They Want to Ban the Food We Eat and the Bags We Use

Wednesday, August 29th, 2012 and is filed under Blog, Taxes

Share with your friends

The modus operandi of liberals is to confiscate consumer products that work and saddle us with inefficacious replacements – usually brought to you by their corporate cronies.  That’s why they’ve banned Thomas Edison’s light bulb and replaced it with the curly french-fry bulbs supported by those with the best lobbyists.  That’s why they seek to ban cars that aren’t paper thin and don’t work on 54.5-miles per gallon of gas.  That’s why they have infringed upon our right to purchase ethanol-free gasoline.  That’s why they seek to ban the plastic bag and replace it with…who knows?

The main threat to our freedom to choose plastic bags is coming from state and local governments.  Many state legislatures are considering bans or taxes on the use of plastic bags in stores, while a number of local governments have already implemented these anti-liberty restrictions.  Two years ago, D.C. implemented a 5-cent per bag tax on both paper and plastic bags.  Earlier this month, The Beacon Hill Institute, a phenomenal free market think tank, conducted a study on the deleterious effects of this nanny-state tax.  Here are the key findings:

  • Instead of raising $3.6 million in revenue for FY 2010, the bag tax only raised $1.5 million.  That’s because plastic bag use was down 80%.  It’s amazing how liberals cannot see a supply-side tax lesson even when it hits them in the face, and even when they are actually pursuing the very effects of supply side tax policy.  The more you tax something, the less of it you get.
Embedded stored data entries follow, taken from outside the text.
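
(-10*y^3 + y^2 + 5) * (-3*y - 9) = 30*y^4 + 87*y^3 - 9*y^2 - 15*y - 45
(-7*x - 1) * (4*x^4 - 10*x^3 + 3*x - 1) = -28*x^5 + 66*x^4 + 10*x^3 - 21*x^2 + 4*x + 1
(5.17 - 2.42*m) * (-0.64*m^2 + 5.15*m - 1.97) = 1.5488*m^3 - 15.7718*m^2 + 31.3929*m - 10.1849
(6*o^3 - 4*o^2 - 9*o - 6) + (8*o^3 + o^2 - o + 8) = 14*o^3 - 3*o^2 - 10*o + 2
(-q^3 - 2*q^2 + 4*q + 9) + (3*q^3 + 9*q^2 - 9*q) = 2*q^3 + 7*q^2 - 5*q + 9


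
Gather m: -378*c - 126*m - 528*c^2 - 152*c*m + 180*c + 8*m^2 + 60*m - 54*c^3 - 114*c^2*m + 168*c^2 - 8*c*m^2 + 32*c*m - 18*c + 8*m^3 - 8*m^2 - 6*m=-54*c^3 - 360*c^2 - 8*c*m^2 - 216*c + 8*m^3 + m*(-114*c^2 - 120*c - 72)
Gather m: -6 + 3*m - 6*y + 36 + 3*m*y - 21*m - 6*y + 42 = m*(3*y - 18) - 12*y + 72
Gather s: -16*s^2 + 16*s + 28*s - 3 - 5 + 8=-16*s^2 + 44*s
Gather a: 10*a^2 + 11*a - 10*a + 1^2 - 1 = 10*a^2 + a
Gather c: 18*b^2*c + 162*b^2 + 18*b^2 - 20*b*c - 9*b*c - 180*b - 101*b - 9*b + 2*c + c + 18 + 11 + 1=180*b^2 - 290*b + c*(18*b^2 - 29*b + 3) + 30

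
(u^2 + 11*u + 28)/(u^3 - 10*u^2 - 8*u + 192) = (u + 7)/(u^2 - 14*u + 48)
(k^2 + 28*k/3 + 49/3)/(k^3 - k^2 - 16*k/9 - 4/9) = 3*(3*k^2 + 28*k + 49)/(9*k^3 - 9*k^2 - 16*k - 4)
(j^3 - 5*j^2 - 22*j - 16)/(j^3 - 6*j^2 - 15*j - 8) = (j + 2)/(j + 1)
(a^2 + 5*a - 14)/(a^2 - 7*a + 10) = (a + 7)/(a - 5)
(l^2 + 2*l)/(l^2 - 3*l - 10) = l/(l - 5)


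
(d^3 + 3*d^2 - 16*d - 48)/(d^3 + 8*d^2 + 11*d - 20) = (d^2 - d - 12)/(d^2 + 4*d - 5)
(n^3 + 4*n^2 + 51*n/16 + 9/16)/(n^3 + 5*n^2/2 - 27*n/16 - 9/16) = (4*n + 3)/(4*n - 3)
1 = 1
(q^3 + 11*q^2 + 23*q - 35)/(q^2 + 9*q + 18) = (q^3 + 11*q^2 + 23*q - 35)/(q^2 + 9*q + 18)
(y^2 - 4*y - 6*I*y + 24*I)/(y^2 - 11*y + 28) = (y - 6*I)/(y - 7)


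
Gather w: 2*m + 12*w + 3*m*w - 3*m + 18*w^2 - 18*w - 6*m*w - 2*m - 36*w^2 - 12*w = -3*m - 18*w^2 + w*(-3*m - 18)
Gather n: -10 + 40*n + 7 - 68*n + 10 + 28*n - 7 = 0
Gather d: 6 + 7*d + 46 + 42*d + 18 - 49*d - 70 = 0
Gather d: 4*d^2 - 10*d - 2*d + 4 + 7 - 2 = 4*d^2 - 12*d + 9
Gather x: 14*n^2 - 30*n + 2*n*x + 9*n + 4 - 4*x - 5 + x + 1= 14*n^2 - 21*n + x*(2*n - 3)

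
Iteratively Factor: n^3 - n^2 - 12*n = (n - 4)*(n^2 + 3*n) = n*(n - 4)*(n + 3)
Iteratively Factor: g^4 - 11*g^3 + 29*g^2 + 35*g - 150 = (g + 2)*(g^3 - 13*g^2 + 55*g - 75) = (g - 5)*(g + 2)*(g^2 - 8*g + 15) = (g - 5)^2*(g + 2)*(g - 3)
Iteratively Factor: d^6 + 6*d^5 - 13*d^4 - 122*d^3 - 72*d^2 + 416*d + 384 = (d - 4)*(d^5 + 10*d^4 + 27*d^3 - 14*d^2 - 128*d - 96) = (d - 4)*(d + 1)*(d^4 + 9*d^3 + 18*d^2 - 32*d - 96) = (d - 4)*(d + 1)*(d + 4)*(d^3 + 5*d^2 - 2*d - 24) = (d - 4)*(d - 2)*(d + 1)*(d + 4)*(d^2 + 7*d + 12) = (d - 4)*(d - 2)*(d + 1)*(d + 4)^2*(d + 3)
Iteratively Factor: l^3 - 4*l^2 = (l)*(l^2 - 4*l) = l^2*(l - 4)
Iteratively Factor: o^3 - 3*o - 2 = (o - 2)*(o^2 + 2*o + 1) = (o - 2)*(o + 1)*(o + 1)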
In this case, the desired result was to decrease plastic bag usage.  But what happens when you tax success, Democrats?  Will you get more of it?
  • Economic losses related to the tax are likely to drive sales tax revenues in the city down by $163,500 for Fiscal Year (FY) 2011.
  • A rebound in bag consumption among shoppers is likely once the “shock” of the tax wears off. An estimated rebound in bag use by FY 2016 will:
    • Cost D.C. residents $5.73 million and lead to greater losses for the D.C. economy.
    • Employment losses will rise to 136 net local jobs from 101 in FY 2011, and aggregate real disposable income will to fall further by $8.08 million from $5.8 million in FY 2011.
    • Investment declines will increase to $1.58 million from $600,000 in FY 2011.

So how exactly does a plastic bag tax create jobs?